4. ファイアウォールとルーターの設定を確認
IISとDNSの設定が完了しても、ファイアウォールやルーターの設定が適切でないとアクセスできない場合があります。特に外部からアクセスする場合は注意が必要です。
✅ Windowsファイアウォールの設定
- 「コントロールパネル」→「Windowsファイアウォール」を開く
- 「詳細設定」→「受信の規則」で以下のポートが許可されているか確認
- TCP 80 (HTTP)
- TCP 443 (HTTPS)
✅ ポートのリスニング状態確認
// PowerShellでの確認方法
netstat -aon | findstr :80
netstat -aon | findstr :443
✅ ルーターのポートフォワーディング設定
外部ネットワークからアクセスする場合、ルーターの設定も必要です。
- ルーターの管理画面にアクセス(通常は192.168.0.1や192.168.1.1など)

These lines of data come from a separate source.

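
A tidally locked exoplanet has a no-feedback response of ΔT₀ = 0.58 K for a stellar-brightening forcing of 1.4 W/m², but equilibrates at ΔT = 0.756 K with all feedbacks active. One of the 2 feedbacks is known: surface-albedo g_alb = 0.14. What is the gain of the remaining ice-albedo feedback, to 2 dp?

0.09

Amplification A = ΔT/ΔT₀ = 0.756/0.58 = 1.303.
Total gain g = 1 − 1/A = 1 − 1/1.303 = 0.2325.
The known gain is 0.14.
g_ice = 0.2325 − 0.14 = 0.09.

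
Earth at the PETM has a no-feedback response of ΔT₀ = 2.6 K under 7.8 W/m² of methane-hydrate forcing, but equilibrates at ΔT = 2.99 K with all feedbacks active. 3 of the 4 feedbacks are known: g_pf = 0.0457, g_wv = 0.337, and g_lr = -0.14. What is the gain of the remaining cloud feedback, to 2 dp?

Amplification A = ΔT/ΔT₀ = 2.99/2.6 = 1.15.
Total gain g = 1 − 1/A = 1 − 1/1.15 = 0.1304.
Known gains sum to 0.0457 + 0.337 − 0.14 = 0.2427.
g_cld = 0.1304 − 0.2427 = -0.11.

-0.11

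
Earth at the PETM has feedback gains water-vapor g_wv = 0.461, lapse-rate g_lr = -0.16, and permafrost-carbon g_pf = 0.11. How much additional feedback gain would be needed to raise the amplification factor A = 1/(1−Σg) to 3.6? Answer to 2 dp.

0.31

Current total gain = 0.411.
Target gain for A = 3.6: g* = 1 − 1/3.6 = 0.7222.
Additional gain needed = 0.7222 − 0.411 = 0.31.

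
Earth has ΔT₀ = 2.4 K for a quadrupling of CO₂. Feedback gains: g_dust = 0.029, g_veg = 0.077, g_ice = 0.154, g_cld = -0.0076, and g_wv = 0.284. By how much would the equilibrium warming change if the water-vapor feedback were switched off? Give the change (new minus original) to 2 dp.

Original: g = 0.5364, ΔT = 2.4/(1−0.5364) = 5.1769 K.
Without water-vapor: g' = 0.2524, ΔT' = 2.4/(1−0.2524) = 3.2103 K.
Change = 3.2103 − 5.1769 = -1.97 K.

-1.97 K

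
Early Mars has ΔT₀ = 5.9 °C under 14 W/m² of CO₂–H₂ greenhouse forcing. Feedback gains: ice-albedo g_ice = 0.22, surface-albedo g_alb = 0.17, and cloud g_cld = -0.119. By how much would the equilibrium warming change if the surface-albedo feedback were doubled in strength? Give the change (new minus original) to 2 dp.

2.46 °C

Original: g = 0.271, ΔT = 5.9/(1−0.271) = 8.0933 °C.
With doubled surface-albedo: g' = 0.441, ΔT' = 5.9/(1−0.441) = 10.5546 °C.
Change = 10.5546 − 8.0933 = 2.46 °C.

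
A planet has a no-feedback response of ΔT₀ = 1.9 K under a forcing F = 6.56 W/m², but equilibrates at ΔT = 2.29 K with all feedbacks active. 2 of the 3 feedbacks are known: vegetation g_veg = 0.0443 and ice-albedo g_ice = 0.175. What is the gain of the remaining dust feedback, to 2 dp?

-0.05

Amplification A = ΔT/ΔT₀ = 2.29/1.9 = 1.205.
Total gain g = 1 − 1/A = 1 − 1/1.205 = 0.1701.
Known gains sum to 0.0443 + 0.175 = 0.2193.
g_dust = 0.1701 − 0.2193 = -0.05.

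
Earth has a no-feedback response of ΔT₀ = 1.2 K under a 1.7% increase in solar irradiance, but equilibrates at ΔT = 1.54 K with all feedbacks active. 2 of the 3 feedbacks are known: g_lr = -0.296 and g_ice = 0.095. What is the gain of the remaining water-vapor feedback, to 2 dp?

0.42

Amplification A = ΔT/ΔT₀ = 1.54/1.2 = 1.283.
Total gain g = 1 − 1/A = 1 − 1/1.283 = 0.2206.
Known gains sum to -0.296 + 0.095 = -0.201.
g_wv = 0.2206 + 0.201 = 0.42.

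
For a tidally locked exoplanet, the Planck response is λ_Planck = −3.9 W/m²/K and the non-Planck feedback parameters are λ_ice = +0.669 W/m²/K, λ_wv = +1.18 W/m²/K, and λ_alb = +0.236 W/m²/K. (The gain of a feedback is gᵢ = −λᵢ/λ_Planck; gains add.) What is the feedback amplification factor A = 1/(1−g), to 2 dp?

2.15

Convert to gains: g_ice = 0.669/3.9 = 0.1715; g_wv = 1.18/3.9 = 0.3026; g_alb = 0.236/3.9 = 0.06051.
Total gain g = 0.53461.
A = 1/(1 − 0.53461) = 2.15.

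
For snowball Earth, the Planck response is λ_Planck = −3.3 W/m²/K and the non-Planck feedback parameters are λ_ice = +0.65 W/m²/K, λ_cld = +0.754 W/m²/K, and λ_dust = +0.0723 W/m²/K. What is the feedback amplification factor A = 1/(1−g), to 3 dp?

1.810

Convert to gains: g_ice = 0.65/3.3 = 0.197; g_cld = 0.754/3.3 = 0.2285; g_dust = 0.0723/3.3 = 0.02191.
Total gain g = 0.44741.
A = 1/(1 − 0.44741) = 1.810.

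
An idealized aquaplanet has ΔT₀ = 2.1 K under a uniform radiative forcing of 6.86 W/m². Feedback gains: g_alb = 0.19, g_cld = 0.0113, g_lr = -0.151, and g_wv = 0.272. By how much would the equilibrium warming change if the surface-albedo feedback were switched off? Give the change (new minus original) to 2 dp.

Original: g = 0.3223, ΔT = 2.1/(1−0.3223) = 3.0987 K.
Without surface-albedo: g' = 0.1323, ΔT' = 2.1/(1−0.1323) = 2.4202 K.
Change = 2.4202 − 3.0987 = -0.68 K.

-0.68 K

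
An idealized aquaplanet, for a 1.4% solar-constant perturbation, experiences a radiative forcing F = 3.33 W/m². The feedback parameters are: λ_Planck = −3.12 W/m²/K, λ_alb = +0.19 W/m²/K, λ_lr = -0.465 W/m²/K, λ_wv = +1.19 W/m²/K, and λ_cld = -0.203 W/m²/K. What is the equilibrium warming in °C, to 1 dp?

1.4 °C

Net feedback parameter λ = (−3.12) + (+0.19) + (-0.465) + (+1.19) + (-0.203) = -2.408 W/m²/K.
ΔT = −F/λ = −3.33/(-2.408) = 1.4 °C.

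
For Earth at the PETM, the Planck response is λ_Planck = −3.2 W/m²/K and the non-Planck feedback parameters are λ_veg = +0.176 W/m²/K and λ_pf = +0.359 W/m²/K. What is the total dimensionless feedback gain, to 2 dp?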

- ポートフォワーディング(または仮想サーバー)設定を探す
- 以下の設定を追加:
- 外部ポート: 80 → 内部IP: [IISサーバーのIPアドレス], 内部ポート: 80
- 外部ポート: 443 → 内部IP: [IISサーバーのIPアドレス], 内部ポート: 443
✅ セキュリティのポイント
- 本番環境では常にHTTPSを使用することを推奨
- 不要なポートは開放しない
- Web Application Firewall (WAF) の導入も検討する
まとめ
IISで特定のURLからアクセスできるようにするためには、以下の手順が必要です。
- IISのバインド設定: URLに対応するホスト名を設定
- ホスト名の設定: 適切なドメイン名を指定
- DNSまたはhostsファイルの編集: ドメイン名をIPアドレスにマッピング
- ファイアウォールやルーターの設定: ポートが開放されていることを確認
これらの設定を適切に行うことで、IIS上のWebサイトを特定のURLでアクセスできるようになります。本番環境ではDNS設定やSSL証明書の導入も必要になるため、セキュリティにも注意を払いましょう。